Hubo unos meses en los que el único bar que había en Villalbarba (132 habitantes, Valladolid) era el de su penúltima sílaba. No había donde disputar las acaloradas partidas de dominó ni donde tomar un café o una cerveza; el ocio se limitaba a quedarse en casa o salir a pasear por el páramo eterno que rodea esta población, un binomio poco estimulante para las relaciones sociales en localidades tan pequeñas. Un hombre que camina despacio, bien abrigado, lo deja claro: “Si no hay un cacho bar en un pueblo, no nos miramos nadie”. Hasta que llegó Yasmín Colino.
Yasmín, gerente del bar y de una tienda de ultramarinos, no paga alquiler ni por su vivienda ni por ambos locales, que ocupan la antigua escuela. Esta zamorana de 31 años fue la elegida por el Ayuntamiento para volver a ofrecer a los vecinos esta posibilidad. En Castilla y León hay 2.000 bares menos que en 2010 y todas sus provincias perdieron bares en 2018, según el anuario de Hostelería de España, que contabiliza 280.000 establecimientos de este tipo, casi 20.000 menos que en la última década.
El órdago de Villalbarba, cercano a Tordesillas y a Villalar de los Comuneros, superó a los que se lanzan en las manos de mus que ahora se disputan sobre esas mesas de madera: quien llevara el negocio podría ocupar sin coste la casa aledaña y el espacio para la tienda con una ayuda para los gastos. Ningún lugareño se ofreció. Pero llegaron 600 solicitudes incluso desde Barcelona o Canarias. Nicolás Petite, de 59 años y alguacil del pueblo, destaca que fue así como se percató realmente de la crisis económica.
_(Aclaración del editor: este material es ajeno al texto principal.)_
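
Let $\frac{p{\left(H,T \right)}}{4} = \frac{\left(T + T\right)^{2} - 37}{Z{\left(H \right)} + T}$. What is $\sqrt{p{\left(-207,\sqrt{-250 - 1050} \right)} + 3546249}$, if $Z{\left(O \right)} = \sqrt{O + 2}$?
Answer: $\frac{\sqrt{20948 i + 3546249 \sqrt{205} + 35462490 \sqrt{13}}}{\sqrt{\sqrt{205} + 10 \sqrt{13}}} \approx 1883.1 + 0.11041 i$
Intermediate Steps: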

Esas personas no querían ganar dinero, sino sobrevivir.
El alcalde, Carlos Martínez (PP), de 34 años, sentencia: “Un pueblo sin bar es un pueblo muerto; el bar es un servicio público”. El regidor, que se dedica al marketing digital en Valladolid, aplaude la labor que hace Yasmín y recalca que las redes sociales fueron clave para lograrlo. Cuando en enero puso la oferta en Facebook rápidamente recibió un aluvión de solicitudes.
Yasmín abre la pequeña tienda, donde vende de todo, y un par de horas después hace lo propio con el bar. Apenas cinco vecinos entran durante la soleada mañana del pasado viernes, día de la Constitución, algo que contraría a la dueña. La misma ausencia de personas se ve por las calles, bien conservadas y con varias viviendas rehabilitadas. Entre ellas sobresale una iglesia imponente con un retablo policromado.
El rostro y tono amables de la camarera cambian cuando narra la contradicción de que la gente quiere un bar donde entretenerse, y llora su ausencia, pero no hace el gasto necesario para su mantenimiento. La pescadilla que se muerde la cola. De momento piensa seguir allí para amortizar inversiones, pero si el público no se deja los cuartos, tendrá que tomar decisiones. Las botellas que decoran el amplio local, ya con adornos navideños, no se pagan solas. Tampoco la calefacción, que caldea sendas salas amplias, con varias mesas y sillas de madera. Un árbol de Navidad ocupa una esquina; una cesta navideña, jamón incluido, aguarda a que la fortuna abrace a quienes compren una papeleta.
Los cafés y los chupitos que suelen pedir los parroquianos, en su mayoría ancianos, no dan mucho margen económico a Yasmín, madre de un niño rubio que se distrae con una tableta electrónica que no para de emitir ruidos. Los habitantes de Villalbarba afirman que suelen acudir después de comer pero que no son de grandes gastos, más allá de algún sábado o en el inamovible vermú después de la misa dominical. La camarera agradece con una sonrisa sincera cuando los más jóvenes piden “unos cubatas o unas hamburguesas”, comandas que aumentan los ingresos de la cantina. El combinado cuesta tres euros y medio; la comida, seis.